Les défis contemporains qui militent contre la promotion des femmes sur le continent ont été identifiés dans les domaines de la santé, de l’éducation,de la violence (tant domestiques que publiques), de la traite des êtres humains  et dans le domaine de l’urbanisation.

RECOMMANDATIONS
La Conférence est tombée d’accord que les défis identifiés ci-dessus nécessitent des approches tant gouvernementales que domestiques dans l’élaboration et la mise en oeuvre des politiques, ainsi que dans toute autre action y afférant. Elle a donc formulé les recommandations suivantes:

  • les cadres juridiques et politiques existants ont besoin d’une mise en œuvre urgente et rapide.
  • Il est nécessaire d’accroître la pression sur les institutions gouvernementales afin qu’elles adoptent des lois favorables à la promotion de la femme.
  • Les gouvernements devraient accroître la participation des femmes à la gouvernance;
  • Les pratiques culturelles odieuses telles que la mutilation des parties génitales féminines (MPGF) et les mariages d’enfants devraient être éliminés étant donné qu’elles engendrent la FVV.
  • Les comptes rendus d’enfants-soldats filles ne devraient être entendus que par des para-militaires femelles et des experts de lutte contre les stupéfiants, de désintoxication et en psychologie.
  • Il est nécessaire d’encourager la gestion efficace du climat pour le contrôle des bouleversements imprévus découlant du changement climatique.
  • L’accent devrait être mis sur l’éducation de l’enfant fille.

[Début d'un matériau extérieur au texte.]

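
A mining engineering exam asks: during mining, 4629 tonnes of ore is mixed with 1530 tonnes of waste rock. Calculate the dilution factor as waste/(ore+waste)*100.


24.8417%

Total material = ore + waste
= 4629 + 1530 = 6159 tonnes
Dilution = waste / total * 100
= 1530 / 6159 * 100
= 0.2484169508 * 100
= 24.8417%


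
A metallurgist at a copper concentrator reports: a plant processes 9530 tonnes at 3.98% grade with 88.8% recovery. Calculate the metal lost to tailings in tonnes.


42.4809 tonnes

Total metal in feed:
= 9530 * 3.98 / 100 = 379.294 tonnes
Metal recovered:
= 379.294 * 88.8 / 100 = 336.813072 tonnes
Metal lost to tailings:
= 379.294 - 336.813072
= 42.4809 tonnes


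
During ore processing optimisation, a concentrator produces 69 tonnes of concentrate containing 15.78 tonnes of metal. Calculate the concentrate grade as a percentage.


Grade = (metal in concentrate / concentrate mass) * 100
= (15.78 / 69) * 100
= 0.2286956522 * 100
= 22.8696%

22.8696%


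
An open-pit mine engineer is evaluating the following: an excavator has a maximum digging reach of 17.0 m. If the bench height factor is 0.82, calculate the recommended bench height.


Bench height = reach * factor
= 17.0 * 0.82
= 13.94 m

13.94 m


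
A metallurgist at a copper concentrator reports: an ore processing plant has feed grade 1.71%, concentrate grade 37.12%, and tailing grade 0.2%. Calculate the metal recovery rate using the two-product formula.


88.7824%

Using the two-product formula:
R = 100 * c * (f - t) / (f * (c - t))
Numerator = 100 * 37.12 * (1.71 - 0.2)
= 100 * 37.12 * 1.51
= 5605.12
Denominator = 1.71 * (37.12 - 0.2)
= 1.71 * 36.92
= 63.1332
R = 5605.12 / 63.1332
= 88.7824%


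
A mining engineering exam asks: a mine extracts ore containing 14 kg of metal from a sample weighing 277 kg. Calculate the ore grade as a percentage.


Ore grade = (metal mass / ore mass) * 100
= (14 / 277) * 100
= 0.05054151625 * 100
= 5.0542%

5.0542%


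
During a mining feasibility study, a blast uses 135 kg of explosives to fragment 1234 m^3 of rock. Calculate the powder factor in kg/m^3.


0.1094 kg/m^3

Powder factor = explosive mass / rock volume
= 135 / 1234
= 0.1094 kg/m^3


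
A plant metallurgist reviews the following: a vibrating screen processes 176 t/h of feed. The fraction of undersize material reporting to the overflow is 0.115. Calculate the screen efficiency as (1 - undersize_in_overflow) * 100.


Screen efficiency = (1 - fraction of undersize in overflow) * 100
= (1 - 0.115) * 100
= 0.885 * 100
= 88.5%

88.5%


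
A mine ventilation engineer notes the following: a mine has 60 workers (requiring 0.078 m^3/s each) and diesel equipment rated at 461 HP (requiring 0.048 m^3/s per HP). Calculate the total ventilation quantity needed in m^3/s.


26.808 m^3/s

Airflow for workers:
Q_people = 60 * 0.078 = 4.68 m^3/s
Airflow for diesel equipment:
Q_diesel = 461 * 0.048 = 22.128 m^3/s
Total ventilation:
Q_total = 4.68 + 22.128
= 26.808 m^3/s


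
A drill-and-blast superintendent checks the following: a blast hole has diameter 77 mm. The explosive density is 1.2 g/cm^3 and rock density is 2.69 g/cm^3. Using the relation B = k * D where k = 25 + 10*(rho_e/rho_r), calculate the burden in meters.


2.2685 m

First, compute k:
rho_e / rho_r = 1.2 / 2.69 = 0.4460966543
k = 25 + 10 * 0.4460966543 = 29.46096654
Then, compute burden:
B = k * D / 1000 = 29.46096654 * 77 / 1000
= 2268.494424 / 1000
= 2.2685 m


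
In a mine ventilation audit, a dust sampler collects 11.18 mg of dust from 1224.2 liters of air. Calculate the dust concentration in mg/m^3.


Convert liters to m^3: 1 m^3 = 1000 L
Concentration = mass / volume * 1000
= 11.18 / 1224.2 * 1000
= 0.00913249469 * 1000
= 9.1325 mg/m^3

9.1325 mg/m^3


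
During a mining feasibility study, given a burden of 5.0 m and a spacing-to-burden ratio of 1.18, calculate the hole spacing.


Spacing = burden * ratio
= 5.0 * 1.18
= 5.9 m

5.9 m


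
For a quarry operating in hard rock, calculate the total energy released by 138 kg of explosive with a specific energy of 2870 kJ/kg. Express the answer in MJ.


Energy = mass * specific_energy / 1000
= 138 * 2870 / 1000
= 396060 / 1000
= 396.06 MJ

396.06 MJ


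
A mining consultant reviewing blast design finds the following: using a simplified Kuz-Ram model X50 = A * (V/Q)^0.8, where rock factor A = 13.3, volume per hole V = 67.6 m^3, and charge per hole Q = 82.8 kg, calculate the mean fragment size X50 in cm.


11.308 cm

Compute V/Q:
V/Q = 67.6 / 82.8 = 0.8164251208
Raise to the power 0.8:
(V/Q)^0.8 = 0.8164251208^0.8 = 0.8502234662
Multiply by A:
X50 = 13.3 * 0.8502234662
= 11.308 cm


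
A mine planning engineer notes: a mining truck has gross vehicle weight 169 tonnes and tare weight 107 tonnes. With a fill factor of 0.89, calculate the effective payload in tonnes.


Maximum payload = gross - tare
= 169 - 107 = 62 tonnes
Effective payload = max payload * fill factor
= 62 * 0.89
= 55.18 tonnes

55.18 tonnes


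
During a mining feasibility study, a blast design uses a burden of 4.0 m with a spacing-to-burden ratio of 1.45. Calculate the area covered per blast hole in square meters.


23.2 m^2

First, find the spacing:
Spacing = burden * ratio = 4.0 * 1.45
= 5.8 m
Then, calculate the area:
Area = burden * spacing = 4.0 * 5.8
= 23.2 m^2


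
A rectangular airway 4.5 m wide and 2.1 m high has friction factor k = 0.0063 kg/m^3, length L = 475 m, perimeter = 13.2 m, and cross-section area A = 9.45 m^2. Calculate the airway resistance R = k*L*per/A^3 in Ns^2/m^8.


0.0468 Ns^2/m^8

Compute the numerator:
k * L * per = 0.0063 * 475 * 13.2
= 39.501
Compute the denominator:
A^3 = 9.45^3 = 843.908625
Resistance:
R = 39.501 / 843.908625
= 0.0468 Ns^2/m^8


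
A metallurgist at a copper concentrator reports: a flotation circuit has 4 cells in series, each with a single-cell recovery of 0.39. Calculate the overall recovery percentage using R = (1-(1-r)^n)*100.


Complement of single-cell recovery:
1 - r = 1 - 0.39 = 0.61
Raise to power n:
(1 - r)^4 = 0.61^4 = 0.13845841
Overall recovery:
R = (1 - 0.13845841) * 100
= 86.1542%

86.1542%


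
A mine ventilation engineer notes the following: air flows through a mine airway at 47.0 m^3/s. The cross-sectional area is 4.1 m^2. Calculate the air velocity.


11.4634 m/s

Velocity = flow rate / cross-sectional area
= 47.0 / 4.1
= 11.4634 m/s


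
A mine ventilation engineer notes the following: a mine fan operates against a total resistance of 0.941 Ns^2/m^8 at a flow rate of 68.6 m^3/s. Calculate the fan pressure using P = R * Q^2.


4428.3084 Pa

Compute Q^2:
Q^2 = 68.6^2 = 4705.96
Compute pressure:
P = R * Q^2 = 0.941 * 4705.96
= 4428.3084 Pa


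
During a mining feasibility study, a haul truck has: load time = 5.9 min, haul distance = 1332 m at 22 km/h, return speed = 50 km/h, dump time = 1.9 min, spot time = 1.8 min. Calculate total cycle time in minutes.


Convert haul speed to m/min: 22 * 1000/60 = 366.6666667 m/min
Haul time = 1332 / 366.6666667 = 3.632727273 min
Convert return speed to m/min: 50 * 1000/60 = 833.3333333 m/min
Return time = 1332 / 833.3333333 = 1.5984 min
Total cycle time:
= 5.9 + 3.632727273 + 1.9 + 1.5984 + 1.8
= 14.8311 min

14.8311 min


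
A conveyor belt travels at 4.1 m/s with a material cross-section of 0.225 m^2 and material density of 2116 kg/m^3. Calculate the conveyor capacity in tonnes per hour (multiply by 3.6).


7027.236 t/h

Volumetric flow = speed * area
= 4.1 * 0.225 = 0.9225 m^3/s
Mass flow = volumetric * density
= 0.9225 * 2116 = 1952.01 kg/s
Convert to t/h: multiply by 3.6
Capacity = 1952.01 * 3.6
= 7027.236 t/h


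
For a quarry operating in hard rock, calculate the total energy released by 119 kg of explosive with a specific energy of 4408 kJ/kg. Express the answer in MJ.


Energy = mass * specific_energy / 1000
= 119 * 4408 / 1000
= 524552 / 1000
= 524.552 MJ

524.552 MJ


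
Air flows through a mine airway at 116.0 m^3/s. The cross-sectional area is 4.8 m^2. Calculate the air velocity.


Velocity = flow rate / cross-sectional area
= 116.0 / 4.8
= 24.1667 m/s

24.1667 m/s


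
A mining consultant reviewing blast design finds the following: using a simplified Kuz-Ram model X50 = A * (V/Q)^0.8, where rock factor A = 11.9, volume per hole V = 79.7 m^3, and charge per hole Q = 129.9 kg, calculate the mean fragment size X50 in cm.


8.0506 cm

Compute V/Q:
V/Q = 79.7 / 129.9 = 0.6135488838
Raise to the power 0.8:
(V/Q)^0.8 = 0.6135488838^0.8 = 0.6765179688
Multiply by A:
X50 = 11.9 * 0.6765179688
= 8.0506 cm


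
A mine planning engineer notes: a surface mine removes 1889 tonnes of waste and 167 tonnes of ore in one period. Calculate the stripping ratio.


Stripping ratio = waste tonnage / ore tonnage
= 1889 / 167
= 11.3114

11.3114


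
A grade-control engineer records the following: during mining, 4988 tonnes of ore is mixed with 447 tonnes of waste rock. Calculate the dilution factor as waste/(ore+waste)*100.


8.2245%

Total material = ore + waste
= 4988 + 447 = 5435 tonnes
Dilution = waste / total * 100
= 447 / 5435 * 100
= 0.08224471021 * 100
= 8.2245%


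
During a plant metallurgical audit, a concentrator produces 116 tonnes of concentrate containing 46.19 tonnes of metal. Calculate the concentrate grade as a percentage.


Grade = (metal in concentrate / concentrate mass) * 100
= (46.19 / 116) * 100
= 0.3981896552 * 100
= 39.819%

39.819%


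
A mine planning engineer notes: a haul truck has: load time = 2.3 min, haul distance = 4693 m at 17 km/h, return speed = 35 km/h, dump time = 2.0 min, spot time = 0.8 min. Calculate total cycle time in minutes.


29.7087 min

Convert haul speed to m/min: 17 * 1000/60 = 283.3333333 m/min
Haul time = 4693 / 283.3333333 = 16.56352941 min
Convert return speed to m/min: 35 * 1000/60 = 583.3333333 m/min
Return time = 4693 / 583.3333333 = 8.045142857 min
Total cycle time:
= 2.3 + 16.56352941 + 2.0 + 8.045142857 + 0.8
= 29.7087 min


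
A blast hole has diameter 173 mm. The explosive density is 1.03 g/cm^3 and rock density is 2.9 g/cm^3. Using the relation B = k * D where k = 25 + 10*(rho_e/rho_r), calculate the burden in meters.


4.9394 m

First, compute k:
rho_e / rho_r = 1.03 / 2.9 = 0.3551724138
k = 25 + 10 * 0.3551724138 = 28.55172414
Then, compute burden:
B = k * D / 1000 = 28.55172414 * 173 / 1000
= 4939.448276 / 1000
= 4.9394 m


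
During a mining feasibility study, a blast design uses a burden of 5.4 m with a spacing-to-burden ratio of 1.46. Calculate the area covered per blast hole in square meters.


First, find the spacing:
Spacing = burden * ratio = 5.4 * 1.46
= 7.884 m
Then, calculate the area:
Area = burden * spacing = 5.4 * 7.884
= 42.5736 m^2

42.5736 m^2


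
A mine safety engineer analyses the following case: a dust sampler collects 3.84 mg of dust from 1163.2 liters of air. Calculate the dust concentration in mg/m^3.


3.3012 mg/m^3

Convert liters to m^3: 1 m^3 = 1000 L
Concentration = mass / volume * 1000
= 3.84 / 1163.2 * 1000
= 0.003301237964 * 1000
= 3.3012 mg/m^3


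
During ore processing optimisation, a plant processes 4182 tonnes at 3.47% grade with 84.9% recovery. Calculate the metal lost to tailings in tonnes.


Total metal in feed:
= 4182 * 3.47 / 100 = 145.1154 tonnes
Metal recovered:
= 145.1154 * 84.9 / 100 = 123.2029746 tonnes
Metal lost to tailings:
= 145.1154 - 123.2029746
= 21.9124 tonnes

21.9124 tonnes


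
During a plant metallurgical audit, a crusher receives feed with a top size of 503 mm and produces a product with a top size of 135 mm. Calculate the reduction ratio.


3.7259

Reduction ratio = feed size / product size
= 503 / 135
= 3.7259


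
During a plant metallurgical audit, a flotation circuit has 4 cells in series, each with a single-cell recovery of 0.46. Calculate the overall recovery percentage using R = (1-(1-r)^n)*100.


Complement of single-cell recovery:
1 - r = 1 - 0.46 = 0.54
Raise to power n:
(1 - r)^4 = 0.54^4 = 0.08503056
Overall recovery:
R = (1 - 0.08503056) * 100
= 91.4969%

91.4969%


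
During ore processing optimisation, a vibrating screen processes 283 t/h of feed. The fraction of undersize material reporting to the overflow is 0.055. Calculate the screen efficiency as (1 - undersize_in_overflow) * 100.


Screen efficiency = (1 - fraction of undersize in overflow) * 100
= (1 - 0.055) * 100
= 0.945 * 100
= 94.5%

94.5%


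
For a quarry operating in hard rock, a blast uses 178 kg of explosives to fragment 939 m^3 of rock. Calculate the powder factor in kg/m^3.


Powder factor = explosive mass / rock volume
= 178 / 939
= 0.1896 kg/m^3

0.1896 kg/m^3


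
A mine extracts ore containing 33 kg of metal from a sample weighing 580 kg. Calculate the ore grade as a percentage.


Ore grade = (metal mass / ore mass) * 100
= (33 / 580) * 100
= 0.05689655172 * 100
= 5.6897%

5.6897%


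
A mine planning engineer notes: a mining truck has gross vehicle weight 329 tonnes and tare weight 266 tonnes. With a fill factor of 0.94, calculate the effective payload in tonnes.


59.22 tonnes

Maximum payload = gross - tare
= 329 - 266 = 63 tonnes
Effective payload = max payload * fill factor
= 63 * 0.94
= 59.22 tonnes


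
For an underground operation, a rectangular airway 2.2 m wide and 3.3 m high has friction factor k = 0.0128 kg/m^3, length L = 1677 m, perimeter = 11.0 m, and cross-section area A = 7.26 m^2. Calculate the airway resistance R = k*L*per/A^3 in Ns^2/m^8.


0.6171 Ns^2/m^8

Compute the numerator:
k * L * per = 0.0128 * 1677 * 11.0
= 236.1216
Compute the denominator:
A^3 = 7.26^3 = 382.657176
Resistance:
R = 236.1216 / 382.657176
= 0.6171 Ns^2/m^8


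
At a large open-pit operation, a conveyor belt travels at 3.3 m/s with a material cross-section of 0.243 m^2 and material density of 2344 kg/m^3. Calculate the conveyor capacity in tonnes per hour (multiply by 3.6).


Volumetric flow = speed * area
= 3.3 * 0.243 = 0.8019 m^3/s
Mass flow = volumetric * density
= 0.8019 * 2344 = 1879.6536 kg/s
Convert to t/h: multiply by 3.6
Capacity = 1879.6536 * 3.6
= 6766.753 t/h

6766.753 t/h


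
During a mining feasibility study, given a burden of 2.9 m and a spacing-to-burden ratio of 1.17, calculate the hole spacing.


Spacing = burden * ratio
= 2.9 * 1.17
= 3.393 m

3.393 m


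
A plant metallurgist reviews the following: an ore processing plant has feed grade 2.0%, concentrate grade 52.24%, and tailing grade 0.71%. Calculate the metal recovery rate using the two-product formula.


Using the two-product formula:
R = 100 * c * (f - t) / (f * (c - t))
Numerator = 100 * 52.24 * (2.0 - 0.71)
= 100 * 52.24 * 1.29
= 6738.96
Denominator = 2.0 * (52.24 - 0.71)
= 2.0 * 51.53
= 103.06
R = 6738.96 / 103.06
= 65.3887%

65.3887%


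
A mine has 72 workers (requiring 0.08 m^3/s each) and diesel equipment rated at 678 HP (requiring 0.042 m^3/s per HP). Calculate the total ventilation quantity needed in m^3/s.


Airflow for workers:
Q_people = 72 * 0.08 = 5.76 m^3/s
Airflow for diesel equipment:
Q_diesel = 678 * 0.042 = 28.476 m^3/s
Total ventilation:
Q_total = 5.76 + 28.476
= 34.236 m^3/s

34.236 m^3/s


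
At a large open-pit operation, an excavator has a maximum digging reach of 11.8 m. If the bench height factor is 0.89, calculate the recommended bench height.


Bench height = reach * factor
= 11.8 * 0.89
= 10.502 m

10.502 m


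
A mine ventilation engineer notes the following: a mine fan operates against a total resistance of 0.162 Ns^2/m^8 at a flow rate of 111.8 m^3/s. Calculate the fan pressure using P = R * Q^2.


2024.8769 Pa

Compute Q^2:
Q^2 = 111.8^2 = 12499.24
Compute pressure:
P = R * Q^2 = 0.162 * 12499.24
= 2024.8769 Pa


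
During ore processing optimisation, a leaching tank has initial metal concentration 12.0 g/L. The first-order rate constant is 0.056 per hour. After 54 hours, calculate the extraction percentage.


95.1394%

Compute the exponent:
-k * t = -0.056 * 54 = -3.024
Remaining concentration:
C = 12.0 * exp(-3.024)
= 12.0 * 0.04860640338
= 0.5832768405 g/L
Extracted = 12.0 - 0.5832768405 = 11.41672316 g/L
Extraction % = 11.41672316 / 12.0 * 100
= 95.1394%


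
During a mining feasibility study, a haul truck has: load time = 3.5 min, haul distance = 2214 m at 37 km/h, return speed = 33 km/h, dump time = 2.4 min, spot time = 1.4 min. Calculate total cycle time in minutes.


Convert haul speed to m/min: 37 * 1000/60 = 616.6666667 m/min
Haul time = 2214 / 616.6666667 = 3.59027027 min
Convert return speed to m/min: 33 * 1000/60 = 550 m/min
Return time = 2214 / 550 = 4.025454545 min
Total cycle time:
= 3.5 + 3.59027027 + 2.4 + 4.025454545 + 1.4
= 14.9157 min

14.9157 min


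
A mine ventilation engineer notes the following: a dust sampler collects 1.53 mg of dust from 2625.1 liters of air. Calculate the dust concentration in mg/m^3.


Convert liters to m^3: 1 m^3 = 1000 L
Concentration = mass / volume * 1000
= 1.53 / 2625.1 * 1000
= 0.0005828349396 * 1000
= 0.5828 mg/m^3

0.5828 mg/m^3


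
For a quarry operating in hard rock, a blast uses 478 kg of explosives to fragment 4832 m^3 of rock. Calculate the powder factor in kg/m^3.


Powder factor = explosive mass / rock volume
= 478 / 4832
= 0.0989 kg/m^3

0.0989 kg/m^3


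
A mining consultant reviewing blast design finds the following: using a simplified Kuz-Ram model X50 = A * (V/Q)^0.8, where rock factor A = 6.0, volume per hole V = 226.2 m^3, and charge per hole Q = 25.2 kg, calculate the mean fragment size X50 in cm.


34.7236 cm

Compute V/Q:
V/Q = 226.2 / 25.2 = 8.976190476
Raise to the power 0.8:
(V/Q)^0.8 = 8.976190476^0.8 = 5.787268713
Multiply by A:
X50 = 6.0 * 5.787268713
= 34.7236 cm


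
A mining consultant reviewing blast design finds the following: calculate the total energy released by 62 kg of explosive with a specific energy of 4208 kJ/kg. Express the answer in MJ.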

  • Les gouvernements devraient fournir un environnement propice à l’entrepreneuriat, la création de revenus et la création d’emplois pour les femmes.
  • Les femmes devraient être encouragées à participer aux processus électoraux.
  • Les questions socio-politiques et de développement telles que l’urbanisation doivent être abordées avec précaution afin de s’assurer qu’elles ne nuisent pas à la promotion des femmes.